Thursday, July 21, 2005

timing

Several years ago, Allison and I were camping and fishing without the kids. One evening we’d driven away from camp and were fishing a different river. About an hour before dark, we decided to head back so that we could enjoy the scenery along the winding road back to camp. We planned to go back by a different route than we used to get there, and almost immediately, I made a wrong turn. I didn’t realize it for about 10 miles or so, which in these roads was about 25 minutes, and then kicked myself for being so unmanly as to get us off course and behind schedule. Now I’m not a scheduled person, but I really wanted to make that wining drive at dusk.
I turned around, beating myself up and feeling stupid, and started back down the right road. About a half hour later, it was getting pretty dark, and we were still miles from the turn-off for the winding road. We drove up over a ridge and into blinding beauty. From everywhere else we’d been, the sun had long since been eclipsed by the towering hills. But when we went over the ridge it was sitting on top of the trees, casting beautiful colors up into the clouds and down over the mountains. I pulled the car over onto a wide spot and grabbed the camera with tears in my eyes and took a picture with the last frame on the roll of film. I’ve provided the pic here for you, but it isn’t very good because I snapped it so quickly, and by the time I’d re-loaded my camera the sun was gone.

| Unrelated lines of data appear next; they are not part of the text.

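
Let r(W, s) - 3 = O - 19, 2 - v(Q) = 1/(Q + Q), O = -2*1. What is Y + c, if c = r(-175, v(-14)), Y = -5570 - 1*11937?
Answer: -17525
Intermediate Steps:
O = -2
v(Q) = 2 - 1/(2*Q) (v(Q) = 2 - 1/(Q + Q) = 2 - 1/(2*Q))
Y = -17507 (Y = -5570 - 11937 = -17507)
r(W, s) = -18 (r(W, s) = 3 + (-2 - 19) = 3 - 21 = -18)
c = -18
Y + c = -17507 - 18 = -17525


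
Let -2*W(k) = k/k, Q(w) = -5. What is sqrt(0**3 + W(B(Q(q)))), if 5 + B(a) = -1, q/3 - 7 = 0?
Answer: I*sqrt(2)/2 ≈ 0.70711*I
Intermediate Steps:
q = 21 (q = 21 + 3*0 = 21 + 0 = 21)
B(a) = -6 (B(a) = -5 - 1 = -6)
W(k) = -1/2 (W(k) = -k/(2*k) = -1/2*1 = -1/2)
sqrt(0**3 + W(B(Q(q)))) = sqrt(0**3 - 1/2) = sqrt(0 - 1/2) = sqrt(-1/2) = I*sqrt(2)/2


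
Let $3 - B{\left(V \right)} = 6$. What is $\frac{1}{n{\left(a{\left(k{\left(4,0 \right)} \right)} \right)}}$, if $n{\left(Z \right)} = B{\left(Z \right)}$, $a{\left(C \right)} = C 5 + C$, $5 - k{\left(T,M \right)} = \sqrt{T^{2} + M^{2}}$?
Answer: $- \frac{1}{3} \approx -0.33333$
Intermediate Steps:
$k{\left(T,M \right)} = 5 - \sqrt{M^{2} + T^{2}}$ ($k{\left(T,M \right)} = 5 - \sqrt{T^{2} + M^{2}} = 5 - \sqrt{M^{2} + T^{2}}$)
$B{\left(V \right)} = -3$ ($B{\left(V \right)} = 3 - 6 = -3$)
$a{\left(C \right)} = 6 C$ ($a{\left(C \right)} = 5 C + C = 6 C$)
$n{\left(Z \right)} = -3$
$\frac{1}{n{\left(a{\left(k{\left(4,0 \right)} \right)} \right)}} = \frac{1}{-3} = - \frac{1}{3}$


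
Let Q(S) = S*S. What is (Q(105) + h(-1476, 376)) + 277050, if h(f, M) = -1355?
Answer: 286720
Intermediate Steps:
Q(S) = S²
(Q(105) + h(-1476, 376)) + 277050 = (105² - 1355) + 277050 = (11025 - 1355) + 277050 = 9670 + 277050 = 286720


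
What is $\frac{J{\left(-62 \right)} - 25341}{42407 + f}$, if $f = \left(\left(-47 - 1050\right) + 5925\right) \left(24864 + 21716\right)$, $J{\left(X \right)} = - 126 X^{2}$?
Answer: $- \frac{509685}{224930647} \approx -0.002266$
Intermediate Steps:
$f = 224888240$ ($f = \left(\left(-47 - 1050\right) + 5925\right) 46580 = \left(-1097 + 5925\right) 46580 = 4828 \cdot 46580 = 224888240$)
$\frac{J{\left(-62 \right)} - 25341}{42407 + f} = \frac{- 126 \left(-62\right)^{2} - 25341}{42407 + 224888240} = \frac{\left(-126\right) 3844 - 25341}{224930647} = \left(-484344 - 25341\right) \frac{1}{224930647} = \left(-509685\right) \frac{1}{224930647} = - \frac{509685}{224930647}$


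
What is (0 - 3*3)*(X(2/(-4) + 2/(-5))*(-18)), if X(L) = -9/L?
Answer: 1620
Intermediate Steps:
(0 - 3*3)*(X(2/(-4) + 2/(-5))*(-18)) = (0 - 3*3)*(-9/(2/(-4) + 2/(-5))*(-18)) = (0 - 9)*(-9/(2*(-1/4) + 2*(-1/5))*(-18)) = -9*(-9/(-1/2 - 2/5))*(-18) = -9*(-9/(-9/10))*(-18) = -9*(-9*(-10/9))*(-18) = -90*(-18) = -9*(-180) = 1620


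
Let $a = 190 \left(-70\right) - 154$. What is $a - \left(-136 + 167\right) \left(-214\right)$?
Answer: $-6820$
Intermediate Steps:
$a = -13454$ ($a = -13300 - 154 = -13454$)
$a - \left(-136 + 167\right) \left(-214\right) = -13454 - \left(-136 + 167\right) \left(-214\right) = -13454 - 31 \left(-214\right) = -13454 - -6634 = -13454 + 6634 = -6820$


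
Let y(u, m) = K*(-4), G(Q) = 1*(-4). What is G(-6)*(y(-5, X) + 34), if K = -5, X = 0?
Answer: -216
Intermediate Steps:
G(Q) = -4
y(u, m) = 20 (y(u, m) = -5*(-4) = 20)
G(-6)*(y(-5, X) + 34) = -4*(20 + 34) = -4*54 = -216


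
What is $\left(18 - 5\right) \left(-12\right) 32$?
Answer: $-4992$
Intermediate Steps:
$\left(18 - 5\right) \left(-12\right) 32 = 13 \left(-12\right) 32 = \left(-156\right) 32 = -4992$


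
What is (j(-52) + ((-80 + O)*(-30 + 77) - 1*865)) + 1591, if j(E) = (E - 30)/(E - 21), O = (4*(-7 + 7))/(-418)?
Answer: -221400/73 ≈ -3032.9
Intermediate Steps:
O = 0 (O = (4*0)*(-1/418) = 0*(-1/418) = 0)
j(E) = (-30 + E)/(-21 + E)
(j(-52) + ((-80 + O)*(-30 + 77) - 1*865)) + 1591 = ((-30 - 52)/(-21 - 52) + ((-80 + 0)*(-30 + 77) - 1*865)) + 1591 = (-82/(-73) + (-80*47 - 865)) + 1591 = (-1/73*(-82) + (-3760 - 865)) + 1591 = (82/73 - 4625) + 1591 = -337543/73 + 1591 = -221400/73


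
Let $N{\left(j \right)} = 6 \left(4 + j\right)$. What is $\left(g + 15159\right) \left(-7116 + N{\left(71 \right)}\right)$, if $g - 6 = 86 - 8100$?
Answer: $-47668566$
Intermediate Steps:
$N{\left(j \right)} = 24 + 6 j$
$g = -8008$ ($g = 6 + \left(86 - 8100\right) = 6 - 8014 = -8008$)
$\left(g + 15159\right) \left(-7116 + N{\left(71 \right)}\right) = \left(-8008 + 15159\right) \left(-7116 + \left(24 + 6 \cdot 71\right)\right) = 7151 \left(-7116 + \left(24 + 426\right)\right) = 7151 \left(-7116 + 450\right) = 7151 \left(-6666\right) = -47668566$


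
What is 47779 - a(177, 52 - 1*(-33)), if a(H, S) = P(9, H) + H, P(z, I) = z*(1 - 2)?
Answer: 47611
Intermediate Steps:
P(z, I) = -z (P(z, I) = z*(-1) = -z)
a(H, S) = -9 + H (a(H, S) = -1*9 + H = -9 + H)
47779 - a(177, 52 - 1*(-33)) = 47779 - (-9 + 177) = 47779 - 1*168 = 47779 - 168 = 47611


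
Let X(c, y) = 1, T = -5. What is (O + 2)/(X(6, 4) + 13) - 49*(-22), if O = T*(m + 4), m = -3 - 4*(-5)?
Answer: 14989/14 ≈ 1070.6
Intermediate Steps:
m = 17 (m = -3 + 20 = 17)
O = -105 (O = -5*(17 + 4) = -5*21 = -105)
(O + 2)/(X(6, 4) + 13) - 49*(-22) = (-105 + 2)/(1 + 13) - 49*(-22) = -103/14 + 1078 = 14989/14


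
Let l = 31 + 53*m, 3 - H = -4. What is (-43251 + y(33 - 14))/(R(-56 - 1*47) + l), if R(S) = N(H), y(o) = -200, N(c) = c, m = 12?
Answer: -43451/674 ≈ -64.467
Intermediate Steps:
H = 7 (H = 3 - 1*(-4) = 3 + 4 = 7)
l = 667 (l = 31 + 53*12 = 31 + 636 = 667)
R(S) = 7
(-43251 + y(33 - 14))/(R(-56 - 1*47) + l) = (-43251 - 200)/(7 + 667) = -43451/674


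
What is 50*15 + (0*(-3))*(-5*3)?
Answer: 750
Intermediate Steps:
50*15 + (0*(-3))*(-5*3) = 750 + 0*(-15) = 750 + 0 = 750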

All the way back, I couldn’t help think of how we’d have missed it if I had not gone the wrong way. I had wanted to drive that winding road at dusk, but there was something greater to be experienced. I know it’s a cheesy moral, but sometimes things don’t go as you plan, because there is a better plan yet to be discovered.

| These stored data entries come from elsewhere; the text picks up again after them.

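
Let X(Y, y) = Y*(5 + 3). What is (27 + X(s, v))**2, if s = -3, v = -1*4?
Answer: 9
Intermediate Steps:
v = -4
X(Y, y) = 8*Y (X(Y, y) = Y*8 = 8*Y)
(27 + X(s, v))**2 = (27 + 8*(-3))**2 = (27 - 24)**2 = 3**2 = 9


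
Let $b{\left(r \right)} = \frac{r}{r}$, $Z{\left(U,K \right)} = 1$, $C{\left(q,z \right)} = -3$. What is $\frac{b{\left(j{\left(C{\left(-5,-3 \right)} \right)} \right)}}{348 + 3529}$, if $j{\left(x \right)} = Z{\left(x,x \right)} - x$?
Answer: $\frac{1}{3877} \approx 0.00025793$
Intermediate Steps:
$j{\left(x \right)} = 1 - x$
$b{\left(r \right)} = 1$
$\frac{b{\left(j{\left(C{\left(-5,-3 \right)} \right)} \right)}}{348 + 3529} = 1 \frac{1}{348 + 3529} = 1 \cdot \frac{1}{3877} = \frac{1}{3877}$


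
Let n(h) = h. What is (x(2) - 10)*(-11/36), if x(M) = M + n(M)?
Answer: 11/6 ≈ 1.8333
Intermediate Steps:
x(M) = 2*M (x(M) = M + M = 2*M)
(x(2) - 10)*(-11/36) = (2*2 - 10)*(-11/36) = (4 - 10)*(-11*1/36) = -6*(-11/36) = 11/6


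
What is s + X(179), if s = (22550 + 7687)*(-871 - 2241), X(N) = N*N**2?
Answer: -88362205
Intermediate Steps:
X(N) = N**3
s = -94097544 (s = 30237*(-3112) = -94097544)
s + X(179) = -94097544 + 179**3 = -94097544 + 5735339 = -88362205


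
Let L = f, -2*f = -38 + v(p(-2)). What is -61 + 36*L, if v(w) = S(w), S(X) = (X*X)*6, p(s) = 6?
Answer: -3265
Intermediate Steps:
S(X) = 6*X² (S(X) = X²*6 = 6*X²)
v(w) = 6*w²
f = -89 (f = -(-38 + 6*6²)/2 = -(-38 + 6*36)/2 = -(-38 + 216)/2 = -½*178 = -89)
L = -89
-61 + 36*L = -61 + 36*(-89) = -61 - 3204 = -3265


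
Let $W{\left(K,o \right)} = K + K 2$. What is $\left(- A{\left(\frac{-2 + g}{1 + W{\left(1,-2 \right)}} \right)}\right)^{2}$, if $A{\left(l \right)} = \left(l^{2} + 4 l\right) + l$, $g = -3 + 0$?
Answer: $\frac{5625}{256} \approx 21.973$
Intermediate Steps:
$W{\left(K,o \right)} = 3 K$ ($W{\left(K,o \right)} = K + 2 K = 3 K$)
$g = -3$
$A{\left(l \right)} = l^{2} + 5 l$
$\left(- A{\left(\frac{-2 + g}{1 + W{\left(1,-2 \right)}} \right)}\right)^{2} = \left(- \frac{-2 - 3}{1 + 3 \cdot 1} \left(5 + \frac{-2 - 3}{1 + 3 \cdot 1}\right)\right)^{2} = \left(- - \frac{5}{1 + 3} \left(5 - \frac{5}{1 + 3}\right)\right)^{2} = \left(- - \frac{5}{4} \left(5 - \frac{5}{4}\right)\right)^{2} = \left(- \left(-5\right) \frac{1}{4} \left(5 - \frac{5}{4}\right)\right)^{2} = \left(- \frac{\left(-5\right) \left(5 - \frac{5}{4}\right)}{4}\right)^{2} = \left(- \frac{\left(-5\right) 15}{4 \cdot 4}\right)^{2} = \left(\left(-1\right) \left(- \frac{75}{16}\right)\right)^{2} = \left(\frac{75}{16}\right)^{2} = \frac{5625}{256}$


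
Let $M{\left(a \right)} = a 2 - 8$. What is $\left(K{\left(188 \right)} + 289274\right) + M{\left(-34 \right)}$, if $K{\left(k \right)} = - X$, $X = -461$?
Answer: $289659$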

It happened to me again tonight. I rode my bike down to Hilton Head Island to visit my vacationing brother and sister-in-law this morning. The plan was to stay until supper time and ride home. Maybe I could miss the evening thunderstorms if I started back early enough. Lo and behold, we over-enjoyed the Queensland Chicken and Shrimp at Outback and I got a late start away from the island. I rode the 27 miles back to the interstate under beautiful twilight in partly cloudy skies. When I hit the interstate, suddenly there was lightning everywhere. All around me. I began to get nervous, but thought it might be moving out to sea, so I kept going. Not much choice anyway, as there were no exits. Finally, after about 20 minutes, I found an exit and pulled into a gas station where I found another shaken biker who’d been traveling the opposite direction. He asked me what I’d come through, and I asked him what I was headed into. Based on his report, I was adequately scared to reconsider my direction, so I turned around and headed back where I’d come from. I hit rain about 3 miles down the road and struggled back down the interstate. I took the Hilton Head exit in the pouring rain and when I turned onto route 278, still being drenched, I saw the glorious, thunder moon beginning to clear the low island trees, just below the storm clouds. I glanced over my shoulder at the terrifying lightning and then ahead at the peaceful rising moon.
As soon as I’d cleared the rain, I found a spot to pull over and take photos.
When I got back to the condo, my brother said, “you should have seen the moon as it rose up out of the water.” I agreed that that would have been beautiful, but it wouldn’t have been in the context I needed. I needed to see that thunder moon rising beneath the lightning and thunderclouds. I needed to see it looming large and colorful over the ocean, hovering over the deep. I needed to see it rising peaceful while I endured the pouring rain I was riding through. Context is everything, and if I’d not tried to ride home and changed my mind, I’d have never seen the thunder moon rising in the thunder.
Sometimes reminders must be in the context in which they mean. Jesus could have told his disciples that if ever they were in a storm, they needn’t worry because he had the power to calm the storm. But instead, like that moon rising up over the ocean horizon, he slept peacefully as they endured the storm and then rose up and spoke peace upon the waves.